World Economy

Russia’s Top Banker Warns Against New US Sanctions

Vladimir Putin (L) and Herman Gref in a meeting at the Kremlin in Moscow (File photo)Vladimir Putin (L) and Herman Gref in a meeting at the Kremlin in Moscow (File photo)

Russia’s top banker says potentially far-ranging new US sanctions would “make the Cold War look like child’s play” if implemented early next year.

Herman Gref, chief executive of Sberbank, told the Financial Times in an interview that possible US sanctions against oligarchs and state-owned corporations would be “irrational” if they went as far as excluding state banks from the Swift payment system.

The idea has been repeatedly floated by western politicians since the US and EU passed the first sanctions against Russia over the Ukraine crisis in 2014, but remained on the shelf as a “nuclear option”.

Worsening relations between the US and Russia has added to fears that exclusion from Swift may now be on the cards. A sweeping new law adopted by the US Congress makes it close to impossible for Donald Trump’s administration to lift existing sanctions against Russia and pushes it to broaden them.

The US Treasury is due to deliver a report to congress by early February on oligarchs and “parastatal entities” close to President Vladimir Putin that is likely to be used as a basis for further action. Under existing sanctions, Russian state banks cannot raise debt on western markets with a maturity of more than 14 days. Bankers fear these sanctions could be further tightened.

An associate of Putin’s since their days in the St Petersburg mayor’s office in the 1990s, Gref, 53, has been one of the most outspoken liberal members of the Russian elite since he left government to head up Sberbank in 2007. Last year, he said Russia was doomed to be an economic “downshifter” due to its stagnant growth and over-reliance on oil and gas exports.

But during that same period, Sberbank has become a roaring success. The once-decrepit state structure has posted record profits for four of the last five quarters, plans to double dividend payouts by 2020, and now espouses Silicon Valley-style tech futurism.
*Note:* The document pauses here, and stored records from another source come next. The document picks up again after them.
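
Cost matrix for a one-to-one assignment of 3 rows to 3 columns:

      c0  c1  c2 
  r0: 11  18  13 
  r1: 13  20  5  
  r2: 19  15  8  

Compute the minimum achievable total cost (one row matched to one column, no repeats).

Minimum assignment cost: 31

optimal assignment: row0→col0 (cost 11), row1→col2 (cost 5), row2→col1 (cost 15)
total = 11 + 5 + 15 = 31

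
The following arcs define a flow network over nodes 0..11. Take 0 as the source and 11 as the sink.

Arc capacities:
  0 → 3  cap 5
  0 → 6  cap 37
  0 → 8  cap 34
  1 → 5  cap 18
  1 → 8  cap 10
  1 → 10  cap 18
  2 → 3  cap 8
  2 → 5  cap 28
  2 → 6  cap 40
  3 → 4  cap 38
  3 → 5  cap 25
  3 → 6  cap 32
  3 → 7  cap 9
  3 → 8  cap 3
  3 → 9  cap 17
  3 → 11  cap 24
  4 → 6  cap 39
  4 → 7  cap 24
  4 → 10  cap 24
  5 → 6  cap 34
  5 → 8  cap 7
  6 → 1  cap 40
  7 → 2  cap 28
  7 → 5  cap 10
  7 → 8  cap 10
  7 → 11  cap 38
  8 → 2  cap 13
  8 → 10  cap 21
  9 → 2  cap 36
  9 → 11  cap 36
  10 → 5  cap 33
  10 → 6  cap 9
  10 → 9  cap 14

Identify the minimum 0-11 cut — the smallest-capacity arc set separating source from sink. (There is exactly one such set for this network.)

Min-cut arcs: {(0,3), (2,3), (10,9)} (total capacity 27)

augment #1: 0→3→11 push 5
augment #2: 0→8→2→3→11 push 8
augment #3: 0→8→10→9→11 push 14
max flow = 27; residual-reachable set from 0 gives S-side
cut edges (S→T): {(0,3), (2,3), (10,9)} total cap 27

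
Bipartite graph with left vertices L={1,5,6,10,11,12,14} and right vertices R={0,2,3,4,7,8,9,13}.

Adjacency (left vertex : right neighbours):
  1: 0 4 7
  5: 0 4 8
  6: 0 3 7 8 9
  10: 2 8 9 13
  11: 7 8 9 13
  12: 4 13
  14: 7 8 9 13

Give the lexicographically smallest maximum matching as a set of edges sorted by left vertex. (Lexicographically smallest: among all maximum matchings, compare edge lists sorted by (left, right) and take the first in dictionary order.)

|M| = 7 (so the lex-smallest maximum matching has 7 edges)
process left vertices in ascending order; for each, take the smallest-labelled available neighbour that still permits 7 edges overall, or leave it unmatched if none does
lex-smallest matching: {1-0, 5-4, 6-3, 10-2, 11-7, 12-13, 14-8}

Lex-smallest maximum matching: {(1,0), (5,4), (6,3), (10,2), (11,7), (12,13), (14,8)}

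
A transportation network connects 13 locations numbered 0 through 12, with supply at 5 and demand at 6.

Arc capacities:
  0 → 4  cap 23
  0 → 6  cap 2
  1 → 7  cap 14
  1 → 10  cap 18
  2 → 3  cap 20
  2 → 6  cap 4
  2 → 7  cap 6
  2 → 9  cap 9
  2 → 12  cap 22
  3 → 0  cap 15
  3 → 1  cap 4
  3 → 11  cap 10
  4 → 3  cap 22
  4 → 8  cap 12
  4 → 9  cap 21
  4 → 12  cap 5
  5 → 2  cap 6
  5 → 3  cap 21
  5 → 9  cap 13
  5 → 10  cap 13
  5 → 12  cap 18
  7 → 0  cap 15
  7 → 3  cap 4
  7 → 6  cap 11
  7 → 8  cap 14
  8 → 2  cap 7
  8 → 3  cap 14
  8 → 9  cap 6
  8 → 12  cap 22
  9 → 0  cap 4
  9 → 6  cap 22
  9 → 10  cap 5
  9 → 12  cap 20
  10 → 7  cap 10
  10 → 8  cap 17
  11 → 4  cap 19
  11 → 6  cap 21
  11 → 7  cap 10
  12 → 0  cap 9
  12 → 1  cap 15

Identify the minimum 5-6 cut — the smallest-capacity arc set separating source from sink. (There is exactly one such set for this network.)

augment #1: 5→2→6 push 4
augment #2: 5→9→6 push 13
augment #3: 5→2→7→6 push 2
augment #4: 5→3→0→6 push 2
augment #5: 5→3→11→6 push 10
augment #6: 5→10→7→6 push 9
augment #7: 5→10→8→9→6 push 4
augment #8: 5→3→0→4→9→6 push 5
max flow = 49; residual-reachable set from 5 gives S-side
cut edges (S→T): {(0,6), (2,6), (3,11), (7,6), (9,6)} total cap 49

Min-cut arcs: {(0,6), (2,6), (3,11), (7,6), (9,6)} (total capacity 49)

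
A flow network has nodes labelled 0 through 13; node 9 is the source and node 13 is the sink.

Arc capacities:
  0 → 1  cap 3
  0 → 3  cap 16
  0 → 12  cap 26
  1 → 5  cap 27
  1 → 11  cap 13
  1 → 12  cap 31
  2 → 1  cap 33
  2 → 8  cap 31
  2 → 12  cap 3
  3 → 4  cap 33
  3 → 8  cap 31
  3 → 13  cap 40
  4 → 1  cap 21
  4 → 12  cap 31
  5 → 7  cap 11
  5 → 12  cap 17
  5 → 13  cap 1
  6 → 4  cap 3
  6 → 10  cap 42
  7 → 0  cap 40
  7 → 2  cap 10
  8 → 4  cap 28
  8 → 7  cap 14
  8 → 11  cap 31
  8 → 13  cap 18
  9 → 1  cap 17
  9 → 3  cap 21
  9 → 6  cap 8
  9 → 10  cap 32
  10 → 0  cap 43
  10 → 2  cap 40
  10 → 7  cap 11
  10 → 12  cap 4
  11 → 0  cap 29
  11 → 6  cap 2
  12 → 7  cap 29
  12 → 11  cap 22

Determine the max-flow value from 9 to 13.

Maximum flow value: 56

augment #1: 9→3→13 bottleneck 21, total now 21
augment #2: 9→1→5→13 bottleneck 1, total now 22
augment #3: 9→10→0→3→13 bottleneck 16, total now 38
augment #4: 9→10→2→8→13 bottleneck 16, total now 54
augment #5: 9→6→10→2→8→13 bottleneck 2, total now 56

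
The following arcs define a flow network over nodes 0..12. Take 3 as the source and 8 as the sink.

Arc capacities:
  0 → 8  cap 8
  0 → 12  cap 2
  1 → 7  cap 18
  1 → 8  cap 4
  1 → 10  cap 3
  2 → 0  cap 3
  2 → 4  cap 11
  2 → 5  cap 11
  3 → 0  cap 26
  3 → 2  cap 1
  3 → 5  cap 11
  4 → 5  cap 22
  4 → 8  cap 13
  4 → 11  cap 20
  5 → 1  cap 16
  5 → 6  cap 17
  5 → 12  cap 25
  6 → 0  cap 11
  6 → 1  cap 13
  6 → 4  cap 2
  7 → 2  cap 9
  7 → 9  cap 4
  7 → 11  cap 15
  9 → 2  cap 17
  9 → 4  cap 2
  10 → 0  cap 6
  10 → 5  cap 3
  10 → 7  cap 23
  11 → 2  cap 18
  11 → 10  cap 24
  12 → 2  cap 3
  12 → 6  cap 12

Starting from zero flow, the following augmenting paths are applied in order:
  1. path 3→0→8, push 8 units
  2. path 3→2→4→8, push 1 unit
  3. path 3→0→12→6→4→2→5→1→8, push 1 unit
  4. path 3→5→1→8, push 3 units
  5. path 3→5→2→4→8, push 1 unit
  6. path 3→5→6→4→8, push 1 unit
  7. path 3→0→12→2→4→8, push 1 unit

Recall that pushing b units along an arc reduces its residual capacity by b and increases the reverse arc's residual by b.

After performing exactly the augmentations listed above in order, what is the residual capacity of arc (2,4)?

after path 1 (3→0→8, push 8): res(2,4)=11
after path 2 (3→2→4→8, push 1): res(2,4)=10
after path 3 (3→0→12→6→4→2→5→1→8, push 1): res(2,4)=11
after path 4 (3→5→1→8, push 3): res(2,4)=11
after path 5 (3→5→2→4→8, push 1): res(2,4)=10
after path 6 (3→5→6→4→8, push 1): res(2,4)=10
after path 7 (3→0→12→2→4→8, push 1): res(2,4)=9

Residual capacity of (2,4): 9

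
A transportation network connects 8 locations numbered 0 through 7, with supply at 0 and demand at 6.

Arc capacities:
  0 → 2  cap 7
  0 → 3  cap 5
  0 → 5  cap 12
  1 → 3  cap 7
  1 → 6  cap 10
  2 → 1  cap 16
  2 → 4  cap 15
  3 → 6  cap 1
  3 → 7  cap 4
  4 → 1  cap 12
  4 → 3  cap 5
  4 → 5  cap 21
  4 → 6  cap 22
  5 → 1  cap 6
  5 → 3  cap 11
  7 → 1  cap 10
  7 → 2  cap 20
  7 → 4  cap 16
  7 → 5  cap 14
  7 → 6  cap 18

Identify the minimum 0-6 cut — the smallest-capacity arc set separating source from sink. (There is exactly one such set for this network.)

Min-cut arcs: {(0,2), (3,6), (3,7), (5,1)} (total capacity 18)

augment #1: 0→3→6 push 1
augment #2: 0→2→1→6 push 7
augment #3: 0→3→7→6 push 4
augment #4: 0→5→1→6 push 3
augment #5: 0→5→1→2→4→6 push 3
max flow = 18; residual-reachable set from 0 gives S-side
cut edges (S→T): {(0,2), (3,6), (3,7), (5,1)} total cap 18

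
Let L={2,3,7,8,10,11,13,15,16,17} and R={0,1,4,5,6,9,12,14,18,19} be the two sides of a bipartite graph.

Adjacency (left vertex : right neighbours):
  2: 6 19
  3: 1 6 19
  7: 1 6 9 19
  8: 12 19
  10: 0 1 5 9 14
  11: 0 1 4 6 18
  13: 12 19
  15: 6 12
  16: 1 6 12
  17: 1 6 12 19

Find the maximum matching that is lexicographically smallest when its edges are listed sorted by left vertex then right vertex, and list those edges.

|M| = 7 (so the lex-smallest maximum matching has 7 edges)
process left vertices in ascending order; for each, take the smallest-labelled available neighbour that still permits 7 edges overall, or leave it unmatched if none does
lex-smallest matching: {2-6, 3-1, 7-9, 8-12, 10-0, 11-4, 13-19}

Lex-smallest maximum matching: {(2,6), (3,1), (7,9), (8,12), (10,0), (11,4), (13,19)}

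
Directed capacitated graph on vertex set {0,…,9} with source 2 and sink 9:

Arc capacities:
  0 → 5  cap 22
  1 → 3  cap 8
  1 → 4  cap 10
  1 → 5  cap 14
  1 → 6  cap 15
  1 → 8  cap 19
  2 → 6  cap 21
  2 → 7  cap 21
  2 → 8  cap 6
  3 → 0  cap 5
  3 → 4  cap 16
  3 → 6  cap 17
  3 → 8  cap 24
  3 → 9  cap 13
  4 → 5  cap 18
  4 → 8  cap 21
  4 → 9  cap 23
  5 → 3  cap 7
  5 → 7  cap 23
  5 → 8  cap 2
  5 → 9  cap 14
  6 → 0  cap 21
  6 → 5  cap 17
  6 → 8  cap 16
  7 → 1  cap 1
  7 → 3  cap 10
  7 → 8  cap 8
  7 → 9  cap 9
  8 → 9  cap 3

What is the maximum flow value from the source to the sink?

Maximum flow value: 44

augment #1: 2→7→9 bottleneck 9, total now 9
augment #2: 2→8→9 bottleneck 3, total now 12
augment #3: 2→6→5→9 bottleneck 14, total now 26
augment #4: 2→7→3→9 bottleneck 10, total now 36
augment #5: 2→6→5→3→9 bottleneck 3, total now 39
augment #6: 2→7→1→4→9 bottleneck 1, total now 40
augment #7: 2→6→0→5→3→4→9 bottleneck 4, total now 44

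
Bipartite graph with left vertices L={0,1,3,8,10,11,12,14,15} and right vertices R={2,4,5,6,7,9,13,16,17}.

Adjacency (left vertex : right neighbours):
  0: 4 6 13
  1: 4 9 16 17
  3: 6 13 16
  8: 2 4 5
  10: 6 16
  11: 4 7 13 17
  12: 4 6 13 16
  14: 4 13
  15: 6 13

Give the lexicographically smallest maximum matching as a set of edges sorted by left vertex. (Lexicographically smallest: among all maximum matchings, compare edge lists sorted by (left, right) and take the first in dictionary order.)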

Gref said he is now more hopeful that Putin will implement a broader reform program after his expected re-election next spring. Putin will consider plans, including proposals by former finance minister Alexei Kudrin to massively downsize the state’s role in the economy. Kudrin’s plan is “the most qualified and the best developed,” Gref said. “He’s done so much work and it’d be completely illogical not to use that document.”

But he said that Russia had already significantly caught up with its peers thanks to a new plan by Putin to digitalize the economy.